Dimiscart Gallery – TikTok bersiap meluncurkan aplikasi baru khusus pengguna Amerika Serikat pada 5 September 2025. Langkah ini sebagai respons atas tekanan regulasi AS yang mengkhawatirkan keamanan data pengguna. Aplikasi baru ini berpotensi menjadi solusi agar TikTok tetap beroperasi di pasar AS tanpa melanggar aturan pemerintah.
“Baca Juga: China Perkenalkan Baterai Nuklir Mini, Daya Tahan 50 Tahun”
ALASAN DI BALIK PELUNCURAN APLIKASI BARU TIKTOK DI AS
Pemerintah AS menilai kepemilikan TikTok oleh ByteDance berisiko terhadap keamanan data dan privasi warga AS. Tekanan ini memaksa ByteDance mencari solusi agar tetap beroperasi di AS tanpa melanggar aturan. Dengan basis pengguna yang sangat besar, TikTok ingin mempertahankan posisi dominannya melalui aplikasi baru yang lebih independen. Langkah ini juga bertujuan mengurangi kekhawatiran terkait pengaruh asing dan memastikan pengelolaan data sesuai regulasi setempat. Selain itu, aplikasi baru diharapkan bisa memperkuat kepercayaan pengguna dan regulator di AS terhadap platform tersebut.

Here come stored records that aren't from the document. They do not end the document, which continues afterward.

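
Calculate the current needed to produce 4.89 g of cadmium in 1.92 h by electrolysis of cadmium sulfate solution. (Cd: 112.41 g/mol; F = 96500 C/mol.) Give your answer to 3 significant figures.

1.21 A

n(Cd) = 4.89 / 112.41 = 0.04350 mol
Cd²⁺ + 2e⁻ → Cd, so n(e⁻) = 2 × 0.04350 = 0.08700 mol
Q = 0.08700 × 96500 = 8396 C
I = Q / t = 8396 / 6912 s = 1.21 A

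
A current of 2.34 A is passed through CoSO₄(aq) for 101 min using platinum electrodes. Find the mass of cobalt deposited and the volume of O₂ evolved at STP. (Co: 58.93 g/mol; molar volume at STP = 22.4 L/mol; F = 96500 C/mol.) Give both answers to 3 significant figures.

Q = 2.34 × 6060 = 14180 C; n(e⁻) = 14180 / 96500 = 0.1469 mol
Cathode: Co²⁺ + 2e⁻ → Co → n(Co) = 0.1469/2 = 0.07345 mol → 4.33 g
Anode: 2H₂O → O₂ + 4H⁺ + 4e⁻ → n(O₂) = 0.1469/4 = 0.03673 mol → 0.823 L

4.33 g Co; 0.823 L O₂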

FITUR DAN PERUBAHAN PADA APLIKASI BARU TIKTOK VERSI AS
Aplikasi baru, dengan nama kode “M2,” masih dalam pengembangan dan dijadwalkan menggantikan aplikasi lama pada Maret 2026. Versi lama tetap tersedia selama enam bulan untuk transisi pengguna. Data pengguna kemungkinan disimpan di server AS, dikelola oleh perusahaan lokal seperti Oracle. Selain itu, algoritma aplikasi kemungkinan akan disesuaikan agar tidak melanggar peraturan China terkait teknologi sensitif.
KONTEKS GEOPOLITIK DAN TEKANAN ANTARA AS DAN CHINA TERHADAP TIKTOK
Isu TikTok berkaitan erat dengan ketegangan AS-China mengenai keamanan digital. Pemerintah AS menempatkan pengawasan ketat terhadap aplikasi asal China. Mantan Presiden Donald Trump dan Presiden Joe Biden sama-sama menekankan pentingnya keamanan data nasional. Trump menyebutkan kemungkinan kesepakatan penjualan TikTok pada Juli 2025, yang juga terkait kebijakan tarif impor antara kedua negara.
DAMPAK DAN POTENSI STRATEGI APLIKASI BARU BAGI TIKTOK DI AS
Langkah peluncuran aplikasi baru ini bisa menjadi jalan tengah agar TikTok tetap bertahan di pasar AS tanpa harus sepenuhnya menjual bisnisnya. TikTok menunjukkan sikap proaktif menghadapi regulasi ketat, sehingga menjaga jutaan pengguna aktif tetap terhubung. Keberhasilan strategi ini dapat menjadi preseden penting bagi aplikasi teknologi global yang menghadapi regulasi regional yang berbeda.
“Baca Juga: xAI Perkenalkan Waifu AI di Grok, Teman Virtual Masa Kini”
PROSPEK KE DEPAN DAN KETERGANTUNGAN NEGOSIASI ANTARA AS DAN CHINA
Keberlanjutan aplikasi baru ini tergantung pada hasil negosiasi AS-China dan kesepakatan penjualan TikTok. Meski belum pasti permanen, aplikasi baru membuka peluang agar TikTok terus beroperasi di AS dengan struktur kepemilikan dan pengelolaan data yang disesuaikan. Ini juga mencerminkan adaptasi perusahaan teknologi global dalam menghadapi tantangan regulasi yang semakin kompleks.